That what we allow our employers to commit to - by way of procurement or sales contracts, shareholder agreements, employee agreements or regulatory licences - are all a series of one off, repeat or "if/when [x] happens then [y] must happen" type of conditional obligations to give or to receive something - which then must actually be done (or be prepared for doing) by someone in practice.

This basic - that an agreement, codified into writing as a contract, is about a promise between two legal parties to give something of value to each other in return for receiving something of value from each other - is all about actions - 3 Dimensional things that happen as a result of the 2 Dimensional flat sheet of paper being signed.

And for those actions to happen the legal person - whether one human, or identified people within a corporate person - needs in respect of each action to pass the "6C"s test:

Comprehension: does someone within your legal person understand that they will be actually be expected to do something or to receive something? When? with what frequency? With what preceding actions from others? With what other actions from others then following on?

Competence: does each person actually have the technical skills, the tools, the resources, will they be in the right place at the right time? 

Capacity:
there is only so much cash in the bank, so many hours in the day, so many parts in the store, so much simultaneous processing capacity in the system.

What might be possible in the abstract needs to be validated in the context of what is possible in reality given other existing contemporaneous calls on the same resources over the life of the obligations.

So do you have enough capacity of the right kinds at the right times?

Commitment: Who? Me?! Oh wow! I did not realise that you actually wanted me to do it! But my diary is full. I am on holiday. I had planned to use the rest of our banking facility on another project... If I had realised that this was a "real" enquiry and not just an "abstract exercise" then, of course, I would have said no! We have all heard that far too often. So have we ensured (or got someone else to ensure) that it is all diarised, committed, planned, funds, resources, stock reserved etc?

(Bear in mind that if it is not clearly owned by someone else then it will normally ends up becoming legal's problem in some form or other at a later date)

Checking: do we know how to check things are working or to spot when they are not early and then have ways to correct them? How do we keep records of this to show to others?

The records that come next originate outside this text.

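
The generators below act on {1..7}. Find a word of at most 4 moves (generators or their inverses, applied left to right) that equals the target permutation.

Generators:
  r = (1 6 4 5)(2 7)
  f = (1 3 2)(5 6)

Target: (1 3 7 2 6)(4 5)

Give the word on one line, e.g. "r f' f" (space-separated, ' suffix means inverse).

  after f: (1 3 2)(5 6)
  after r: (1 3 7 2 6)(4 5)

f r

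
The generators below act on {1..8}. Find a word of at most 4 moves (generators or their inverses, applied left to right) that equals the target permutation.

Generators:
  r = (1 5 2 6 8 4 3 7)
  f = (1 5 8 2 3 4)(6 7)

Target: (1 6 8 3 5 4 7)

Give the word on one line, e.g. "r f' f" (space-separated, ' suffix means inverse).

f r f' r'

  after f: (1 5 8 2 3 4)(6 7)
  after r: (1 2 7 8 6)(4 5)
  after f': (1 8 7 5 3 2 6 4)
  after r': (1 6 8 3 5 4 7)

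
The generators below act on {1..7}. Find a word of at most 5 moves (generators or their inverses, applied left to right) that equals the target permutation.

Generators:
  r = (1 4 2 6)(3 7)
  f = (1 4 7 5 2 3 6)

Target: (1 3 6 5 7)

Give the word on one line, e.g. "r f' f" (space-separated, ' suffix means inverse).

r' f' r' r'

  after r': (1 6 2 4)(3 7)
  after f': (1 3 4 6 5 7 2)
  after r': (1 7 4 2 6 5 3)
  after r': (1 3 6 5 7)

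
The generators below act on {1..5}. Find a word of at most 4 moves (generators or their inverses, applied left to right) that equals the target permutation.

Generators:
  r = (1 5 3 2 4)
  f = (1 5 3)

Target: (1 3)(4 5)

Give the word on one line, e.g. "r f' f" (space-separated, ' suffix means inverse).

  after f': (1 3 5)
  after r: (1 2 4)
  after f': (1 2 4 3 5)
  after r': (1 3)(4 5)

f' r f' r'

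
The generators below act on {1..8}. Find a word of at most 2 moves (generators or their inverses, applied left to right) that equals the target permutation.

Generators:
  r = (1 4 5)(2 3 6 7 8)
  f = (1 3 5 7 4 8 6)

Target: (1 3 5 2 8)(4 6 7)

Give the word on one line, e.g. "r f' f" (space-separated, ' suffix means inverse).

  after f': (1 6 8 4 7 5 3)
  after r': (1 3 5 2 8)(4 6 7)

f' r'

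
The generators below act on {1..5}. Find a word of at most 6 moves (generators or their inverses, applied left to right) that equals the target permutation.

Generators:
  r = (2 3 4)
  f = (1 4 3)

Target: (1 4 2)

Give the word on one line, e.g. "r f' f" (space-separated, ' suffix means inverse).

  after f': (1 3 4)
  after f': (1 4 3)
  after r': (1 3)(2 4)
  after f: (2 3 4)
  after f: (1 4 2)

f' f' r' f f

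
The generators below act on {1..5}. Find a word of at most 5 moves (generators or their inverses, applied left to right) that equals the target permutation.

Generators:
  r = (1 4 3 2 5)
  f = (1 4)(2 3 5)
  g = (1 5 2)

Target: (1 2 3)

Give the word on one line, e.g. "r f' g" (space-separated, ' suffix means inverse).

  after f: (1 4)(2 3 5)
  after f: (2 5 3)
  after g: (1 5 3)
  after f': (1 3 4)(2 5)
  after f': (1 2 3)

f f g f' f'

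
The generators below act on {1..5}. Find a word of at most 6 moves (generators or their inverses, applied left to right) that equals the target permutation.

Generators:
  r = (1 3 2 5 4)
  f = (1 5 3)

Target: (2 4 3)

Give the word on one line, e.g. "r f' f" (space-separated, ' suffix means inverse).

  after f': (1 3 5)
  after f': (1 5 3)
  after r: (1 4)(2 5)
  after r: (2 4 3)

f' f' r r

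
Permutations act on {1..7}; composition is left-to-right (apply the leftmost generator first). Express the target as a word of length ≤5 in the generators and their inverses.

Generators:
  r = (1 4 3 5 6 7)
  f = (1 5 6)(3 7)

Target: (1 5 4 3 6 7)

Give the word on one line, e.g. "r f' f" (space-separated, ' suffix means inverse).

r' r' f'

  after r': (1 7 6 5 3 4)
  after r': (1 6 3)(4 7 5)
  after f': (1 5 4 3 6 7)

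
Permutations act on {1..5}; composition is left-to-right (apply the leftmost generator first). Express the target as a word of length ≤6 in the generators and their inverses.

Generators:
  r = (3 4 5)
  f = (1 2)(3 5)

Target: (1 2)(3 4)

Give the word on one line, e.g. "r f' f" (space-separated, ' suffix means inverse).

f r f' f' r

  after f: (1 2)(3 5)
  after r: (1 2)(4 5)
  after f': (3 5 4)
  after f': (1 2)(4 5)
  after r: (1 2)(3 4)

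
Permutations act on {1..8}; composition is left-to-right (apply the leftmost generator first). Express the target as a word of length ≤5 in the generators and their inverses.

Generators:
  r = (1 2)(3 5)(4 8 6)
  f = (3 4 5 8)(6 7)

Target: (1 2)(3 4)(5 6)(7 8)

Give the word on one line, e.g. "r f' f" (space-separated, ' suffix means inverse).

  after r: (1 2)(3 5)(4 8 6)
  after f: (1 2)(3 8 7 6 5 4)
  after r: (3 6)(4 5 8 7)
  after r: (1 2)(3 4)(5 6)(7 8)

r f r r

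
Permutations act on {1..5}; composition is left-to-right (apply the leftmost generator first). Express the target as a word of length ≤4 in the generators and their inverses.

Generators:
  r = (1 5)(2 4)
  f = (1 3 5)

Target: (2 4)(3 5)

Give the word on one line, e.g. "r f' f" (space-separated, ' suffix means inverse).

f f r'

  after f: (1 3 5)
  after f: (1 5 3)
  after r': (2 4)(3 5)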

Culpability: is it clear who is accountable all the way up the organisation for the relationship that is being created? To commit. To monitor performance. To celebrate success. To deal with escalations. To be culpable for failures.

Bearing in mind that there is a primary contractual relationship owner with overall accountability for deliver and culpability for failure (such as the sales director on a sales contract) and a lot of mandatory stakeholders who have obligations that the primary owner will be committing them to (finance, HR, legal, risk, insurance, compliance, logistics, security, compliance etc.) - all need to pass the preceding Cs ...otherwise the Culpability test will be failed...and who will be culpable for that failure?

So when should these 6Cs happen? Well, logically, it is immediately before you make that contractual commitment by signing. Because otherwise you will be allowing your employer to make promises that it may not be willing, able, or even aware that it needs to fulfil.

And of course, if the relationship matters to you (which, presumably, it must otherwise why would you be contracting with them?) then if would be prudent to have an informed view about the other party's 6C readiness too.  

So how does your organisation stack up on its 6Cs?

Perhaps you could start your assessment with your NDAs and your policies around when they should be used and how they are operated? 

After all if  a proposed series of interactions are important enough to commit to writing on an NDA in the first place (and often use up large amounts of legal resource in the process) then they should also be important enough to ensure that the 6Cs are being followed to turn the ND contract from 2D to 3D.

If the 6Cs are being followed for your NDA - great.

If your 6Cs are not being followed then are you either:

  • wasting resources through engaging in "pointless papering" of something which does not actually need to be done (and probably will not be); or
  • creating an illusion that the business is running fewer risks than it actually is?

And what does the answer to your NDA assessment make you think about your other contract types?

Should a "3D Contracts project" be appearing on your team's project plans?